Our role as a lawyer is as a counselor. I’m hopeful that technology will make this even more apparent and that clients will appreciate the value that lawyers provide as counselors instead of lowest-cost document-delivery (or argument-delivery) vehicles. If we lose our rural lawyers, our rural clients will have no choice but to succumb to the robot overlords.
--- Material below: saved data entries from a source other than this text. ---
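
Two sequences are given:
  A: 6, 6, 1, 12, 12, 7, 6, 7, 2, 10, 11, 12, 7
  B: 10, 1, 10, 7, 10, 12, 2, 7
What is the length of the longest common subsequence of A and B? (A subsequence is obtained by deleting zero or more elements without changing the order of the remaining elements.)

A longest common subsequence is 1, 7, 10, 12, 7 (length 5); the LCS DP confirms no longer common subsequence exists.

5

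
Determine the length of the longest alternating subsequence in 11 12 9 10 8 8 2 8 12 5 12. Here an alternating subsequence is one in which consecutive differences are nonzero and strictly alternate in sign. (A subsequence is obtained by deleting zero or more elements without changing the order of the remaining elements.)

8

Track the best alternating length ending on an up-step vs a down-step at each position: up/down = 1/1, 2/1, 1/3, 4/3, 1/5, 1/5, 1/5, 6/5, 6/1, 6/7, 8/1.
The maximum over both is 8; one such subsequence is 11, 12, 9, 10, 2, 8, 5, 12.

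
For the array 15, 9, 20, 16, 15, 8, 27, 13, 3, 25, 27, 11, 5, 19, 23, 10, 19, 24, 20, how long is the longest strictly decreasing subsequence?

Scanning left to right, the best length ending at each element is: 15→1, 9→2, 20→1, 16→2, 15→3, 8→4, 27→1, 13→4, 3→5, 25→2, 27→1, 11→5, 5→6, 19→3, 23→3, 10→6, 19→4, 24→3, 20→4.
So the longest decreasing subsequence has length 6, e.g. 20, 16, 15, 13, 11, 5.

6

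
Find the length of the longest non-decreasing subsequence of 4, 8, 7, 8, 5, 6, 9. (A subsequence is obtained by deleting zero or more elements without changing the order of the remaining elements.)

4

Let dp[i] be the longest non-decreasing subsequence ending at position i. Then dp = [1, 2, 2, 3, 2, 3, 4].
The maximum is 4; one witness is 4, 8, 8, 9 at positions 1,2,4,7.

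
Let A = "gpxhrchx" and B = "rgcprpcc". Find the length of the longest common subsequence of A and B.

4

Backtracking the LCS table gives one alignment: g (A1,B2) → p (A2,B4) → r (A5,B5) → c (A6,B8).
So the longest common subsequence has length 4.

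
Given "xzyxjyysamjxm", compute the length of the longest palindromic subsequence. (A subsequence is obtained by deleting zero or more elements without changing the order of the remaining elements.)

6

Using dp[i][j] = 2 + dp[i+1][j−1] if the ends match, else max(dp[i+1][j], dp[i][j−1]):
dp[1][13] = 6. A witness is xjyyjx at positions 4,5,6,7,11,12.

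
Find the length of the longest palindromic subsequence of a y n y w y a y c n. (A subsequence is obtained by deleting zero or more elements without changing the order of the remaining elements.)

5

One longest palindromic subsequence is nyayn (positions 3,6,7,8,10); it reads the same forward and backward, and the interval DP gives dp[1][10] = 5.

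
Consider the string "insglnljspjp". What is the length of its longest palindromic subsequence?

One longest palindromic subsequence is slnls (positions 3,5,6,7,9); it reads the same forward and backward, and the interval DP gives dp[1][12] = 5.

5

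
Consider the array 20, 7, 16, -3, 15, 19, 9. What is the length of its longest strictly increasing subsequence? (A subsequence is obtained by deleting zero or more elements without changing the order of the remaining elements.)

Let dp[i] be the longest increasing subsequence ending at position i. Then dp = [1, 1, 2, 1, 2, 3, 2].
The maximum is 3; one witness is 7, 16, 19 at positions 2,3,6.

3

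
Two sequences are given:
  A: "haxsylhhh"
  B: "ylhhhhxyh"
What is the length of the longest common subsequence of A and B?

5

Backtracking the LCS table gives one alignment: y (A5,B1) → l (A6,B2) → h (A7,B5) → h (A8,B6) → h (A9,B9).
So the longest common subsequence has length 5.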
As part of the Rural Entrepreneurship Program, we went to Rhinelander and I spoke with Nick Cirilli of Cirilli Law Offices. Nick’s firm is typical of rural firms: four lawyers, all related to each other. Nick is the only one under age 40. In fact, by his count, in the nine-county region of northeastern Wisconsin there are fewer than 20 lawyers under the age of 40 and fewer than 100 lawyers total – and this includes judges, prosecutors, and retired lawyers with active State Bar membership status. This is what happens when we ignore the problem.
Who needs to be a part of the solution?
It’s easy to blame the State Bar for not having rural tuition remission like other states do, the law schools for optimizing for big law and not connecting with rural law firms or encouraging rural practice, urban law firms for using fancy technology to poach clients, and politicians for gutting financial aid and education in rural areas.
But I think our answer is right in front of us. When I ask students at the law school who want to practice in rural communities why, they tell me the simple answer: they want to help their community.
We should all be working together to support and encourage community service among our future lawyers. Encourage high school students to intern at law firms. (Shout out to Carter Rickard, a student from Iowa-Grant High School who has been interning with Ogden Glazer + Schaefer for the past year! He’s killing it and excited to go to law school and enter politics after college.) Offer scholarships to students from your community who will agree to come back and work for you. Offer tuition remission for law students who practice in rural communities for more than seven years. I know it’s expensive, but it’s not as expensive as gutting access to justice.
Listen for the students and young lawyers telling you what they want. If you listen, they will tell you. I know because I have students from the Rural Entrepreneurship Program who are now practicing in rural communities because I said, “If you’re interested in rural practice come here and we’ll give you as much support as we can. We’ll take you out into the community and show you what community engagement looks like. We’ll introduce you to lawyers, entrepreneurs, and business leaders.” And now they’re back in their own communities building careers and preaching the gospel of engagement.
At NASA, you studied how to de-ice airplanes. Is that any different than studying how to address rural attorney shortages?
There are a lot of similarities. I started out in a field I knew nothing about but had a passion for learning. I experimented, failed, tweaked, and tried again. And I still do that. I bumble around the state listening, learning, experimenting, failing, tweaking, and trying again.
I’ve been lucky enough to meet a lot of great partners along the way, and together we’re trying to build our communities through entrepreneurship, education, and support.
What’s your favorite rural beer?
The one I drink while standing in the creek in the back 40 at my farm splashing and throwing rocks with my kids.
» Cite this article: 96 Wis. Law. 10-12 (October 2023).